Hawke stood in the yard flanked by two wolves Lucas knew to be his lieutenants. Indigo was a stunningly beautiful female with the cold eyes of a snow wolf. Tall and slender, she was undoubtedly deadly. Riley was a solid-looking male who appeared to move slow. It was an illusion. He could take down a fully grown wolf in about three seconds flat. Without changing form.


"Why are you here?" Lucas asked.


Hawke walked forward, leaving his lieutenants behind. Lucas did the same. Two alphas meeting in neutral territory. Except it wasn't. This was a DarkRiver safe house. The wolves shouldn't have set foot near it without a damn good reason. He'd accepted Hawke's previous intrusion because the alpha had come alone. Bringing others was a sign of aggression.


"We want to talk to your Psy," Hawke said without prelude.


Lucas felt fury ripple through him. "No."

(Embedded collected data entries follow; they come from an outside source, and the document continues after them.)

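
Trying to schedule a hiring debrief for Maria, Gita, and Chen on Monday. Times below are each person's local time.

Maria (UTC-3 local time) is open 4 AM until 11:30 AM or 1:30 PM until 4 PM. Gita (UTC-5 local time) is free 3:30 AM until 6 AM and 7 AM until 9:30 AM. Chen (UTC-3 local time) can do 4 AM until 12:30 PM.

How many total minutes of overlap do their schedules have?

300

Maria in UTC: 07:00-14:30, 16:30-19:00 (add 3h to convert from UTC-3).
Gita in UTC: 08:30-11:00, 12:00-14:30 (add 5h to convert from UTC-5).
Chen in UTC: 07:00-15:30 (add 3h to convert from UTC-3).
Maria ∩ Gita: 08:30-11:00, 12:00-14:30.
Maria ∩ Gita ∩ Chen: 08:30-11:00, 12:00-14:30.
Summing the common windows: 150 + 150 = 300 minutes.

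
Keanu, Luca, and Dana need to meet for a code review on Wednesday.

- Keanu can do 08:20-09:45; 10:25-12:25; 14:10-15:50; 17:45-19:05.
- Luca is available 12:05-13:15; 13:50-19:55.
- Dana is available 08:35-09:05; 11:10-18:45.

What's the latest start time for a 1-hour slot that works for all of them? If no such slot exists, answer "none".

Keanu ∩ Luca: 12:05-12:25, 14:10-15:50, 17:45-19:05.
Keanu ∩ Luca ∩ Dana: 12:05-12:25, 14:10-15:50, 17:45-18:45.
So the common availability across everyone is 12:05-12:25, 14:10-15:50, 17:45-18:45.
The last common window of at least 60 minutes is 17:45-18:45; a 60-minute meeting can start as late as 17:45 and still end by 18:45.

17:45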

"I trust you, cat, but I don't trust any of the Psy." Hawke's eyes held bloodlust. "I won't let the lives of my people hang in the hands of one of those creatures without meeting her for myself. This is the fourth day since Brenna was taken - we have only two days before he kills. And you're asking us to wait."


"If you trust me, why do you need to see her?"

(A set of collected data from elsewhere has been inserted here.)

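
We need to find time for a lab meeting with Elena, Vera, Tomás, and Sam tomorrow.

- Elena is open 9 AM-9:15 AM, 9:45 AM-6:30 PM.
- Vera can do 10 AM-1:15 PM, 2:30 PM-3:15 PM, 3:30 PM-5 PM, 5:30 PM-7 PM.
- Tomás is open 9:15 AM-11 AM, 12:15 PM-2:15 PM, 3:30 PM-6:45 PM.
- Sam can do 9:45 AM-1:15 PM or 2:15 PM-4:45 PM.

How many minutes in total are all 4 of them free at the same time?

195

Elena ∩ Vera: 10:00-13:15, 14:30-15:15, 15:30-17:00, 17:30-18:30.
Elena ∩ Vera ∩ Tomás: 10:00-11:00, 12:15-13:15, 15:30-17:00, 17:30-18:30.
Elena ∩ Vera ∩ Tomás ∩ Sam: 10:00-11:00, 12:15-13:15, 15:30-16:45.
Summing the common windows: 60 + 60 + 75 = 195 minutes.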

"Wouldn't you do the same if the situations were reversed? What if it was Rina in the hands of that monster?" His entire face went unnaturally calm. "We're not here to pick a fight so you might want to tell the cat up in the trees to stay back."


Lucas wasn't surprised Hawke had picked up Mercy's scent - the man hadn't become alpha of a lethal pack by being weak. Neither had Lucas. "Mercy's not the one you should be worried about."

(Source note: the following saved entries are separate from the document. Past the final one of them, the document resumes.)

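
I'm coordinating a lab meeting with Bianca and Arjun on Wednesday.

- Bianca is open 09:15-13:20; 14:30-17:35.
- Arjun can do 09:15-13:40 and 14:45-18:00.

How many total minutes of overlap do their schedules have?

Bianca ∩ Arjun: 09:15-13:20, 14:45-17:35.
Summing the common windows: 245 + 170 = 415 minutes.

415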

"Damn it to hell, Lucas. Don't break our alliance over a fucking, worthless Psy. They're nothing - "


Lucas slammed a fist into Hawke's jaw. Hard. The wolf went down. Growls echoed around the yard as sentinels and lieutenants crouched down for battle.


Chapter 21


Standing over the fallen wolf, Lucas forced himself not to bare his teeth. "She's mine. Think about that the next time you open your big mouth."


Getting up, Hawke slashed his hand down. Indigo and Riley straightened from their crouch. "Hell, Lucas. You could've told me you'd really mated to her." He rubbed at his bruised jaw and winced. "You have a right like a damn freight train."


"You shouldn't be here."


"I was the one who brought you your Psy safe and sound."


Lucas stared at the other alpha and even through the protective rage running through him, he knew Hawke was right. He did have a right to meet the woman he was being asked to entrust with the life of one of his people. Riley, too, must need assurance that his sister's life was in safe hands. "Do all your wolves know about this place?"


"No. Just like not all your leopards know the location of our tunnels." It was a reminder that Lucas and his sentinels had tracked down the SnowDancers' main hideout.


Since the start, their alliance had been cool and distanced, two predators circling each other, not quite sure when the other would bite. It was time to take the next step, to build strength the Psy would truly fear. "I'm going to invite you into this home."


They'd always done their talking out in the open, away from their personal places. Though it had never been said, they both knew it was so that those places wouldn't be tainted by violence if blood was spilled. Theirs was a fragile trust and it was no longer enough. With his invitation, he'd not only accepted, but expanded, the offer that had been hinted at when Hawke's lieutenants had treated DarkRiver juveniles as their own.


Ice-blue eyes looked at him without blinking. "That's a good deal of trust."


"Don't make me regret it." He held out his arm.


The other alpha clasped it at the elbow and they went toward each other in the hard embrace of two hunters. When they drew back, Lucas turned to head toward the safe house. Hawke followed with his lieutenants stalking behind him.


"Free passage," Hawke said as they walked. It was clear enough to be heard by the other changelings.


Lucas thought about the war that might break out, thought about the safety of his people. And then he thought about what they would want, what he had no right to deny them. They were predators but they were also human in a way the Psy would never be. "Free passage."